France’s strikes show why Europe is in a doleful spiral of absolute decline
“Things fall apart; the centre cannot hold/ Mere anarchy is loosed upon the world… The best lack all conviction, while the worst/ Are full of passionate intensity.” – WB Yeats, The Second Coming, 1920
Last week we looked at a counter-intuitive, but just about possible, positive alternate future for Brussels, with EU elites at last getting their act together following the shock of the likely Brexit vote.
But there is a darker, and far more plausible outcome all too likely to occur across the Channel in the near term; the absolute and irretrievable decline of the EU and its major components as any sort of power at all. The future is with the mindless obstructionism of the economic illiterates burning things (such as children’s hospitals) in France. And it signals Europe’s doom, as the long-term illness of decadence becomes terminal.
Read more: French strikes: Has the country become ungovernable?
For as the ludicrous French strikes groan on, they are the irrefutable symbol of where this political car crash is heading after the Brexit vote. If great power France, after a generation of the feeblest efforts, cannot manage even the most cosmetic labour reforms, the game is up. This is simply a place that cannot reform itself, let alone save itself.
In Prime Minister Manuel Valls, France has as good a chance at economic salvation as has politically presented itself in a long time. Desperately aware of reality, Valls has introduced mild labour market reforms designed to drag his governing Socialist Party into the modern age, making it a standard Blairite grouping in line with the centre-left reforms that went on in the rest of the continent more than a decade ago.

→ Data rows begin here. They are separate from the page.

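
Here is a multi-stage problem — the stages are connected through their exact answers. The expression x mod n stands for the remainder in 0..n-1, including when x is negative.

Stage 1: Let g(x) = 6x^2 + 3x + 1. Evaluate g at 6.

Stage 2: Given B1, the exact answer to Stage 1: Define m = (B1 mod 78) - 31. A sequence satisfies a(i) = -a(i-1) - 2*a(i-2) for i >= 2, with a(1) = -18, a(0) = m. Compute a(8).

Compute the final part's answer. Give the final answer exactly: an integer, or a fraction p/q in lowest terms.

Stage 1: 6*(6)^2 + 3*(6)^1 + 1 = (216) + (18) + (1) = 235; answer 235
Stage 2: B1 = 235; m = -30; a(2) = -1*(-18) - 2*(-30) = 78; iterating: a(2)=78, a(3)=-42, a(4)=-114, a(5)=198, a(6)=30, a(7)=-426, a(8)=366; answer 366

366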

But even this is too much for the reactionary union leaders who are now determined to destroy his centre-leftist government, which has the temerity to suggest the French way of life is laughably unaffordable. Here are the facts. Since the start of the financial crisis of 2008, the French economy has grown by a miserly 3 per cent, compared with 6 per cent in Germany, 8 per cent in the UK, and 10 per cent in the US. Unemployment in France is roughly double the average in the other three economic powers, sitting at a horrendous 10.2 per cent; youth unemployment is far higher. Anyone with eyes to see can discern that things simply cannot go on like this.
Read more: France’s economic reform failures risk restarting the Eurozone crisis
But not the wilfully blind who make up the powerful French trade unions and much of the Socialist Party hierarchy. As their nemesis, former French President (and soon to be future French Presidential candidate) Nicolas Sarkozy put it, the reforms are far too weak to solve France’s economic problems, but just strong enough to arouse the passions of the left.
Petulantly not wishing to understand the unbreakable link between economic success and economic benefits, the French left runs shrieking from reality, gormlessly declaring that eight week holidays are somehow an inalienable right, rather than the reward for being part of a successful economic system. And Valls’s reward for his daring? His popularity has fallen off a cliff, from 46 per cent to 18 per cent over the past two years.
You can almost hear the European economic death rattle, as the vicious cycle of ungovernability and absolute decline descends. In France, Spain, Portugal, and Greece, it is more and more apparent that the present political system simply cannot produce a reformist government with a popular mandate to enact the necessary changes to right the ship of state.
Read more: The decadence of Europe’s dismal elites is fuelling populism across the EU
The two major existential crises confronting Europe – regarding the euro and refugees – are not being solved. Populists across the continent of both the left and the right correctly point out that elites are incapable of sorting out the mess, leading to election results where they gain, making it far less likely these mammoth problems will ever be sorted out at all. This doleful political-economic cycle is how things will end up for a continent in advanced stage decline.
Britain, to the fury of continentals, has always had a remarkably transactional view of the EU and its major states, allying with them only when it suited British interests. In the 1970s, the EU was the most productive place in the world, the planet’s seeming future; as such, it made eminent sense to stay in the club. Now it is the world’s economic basket case – and one which, as the French example so glaringly illustrates, is incapable of reforming itself. The answer as to how to proceed must be just as obvious this time as well.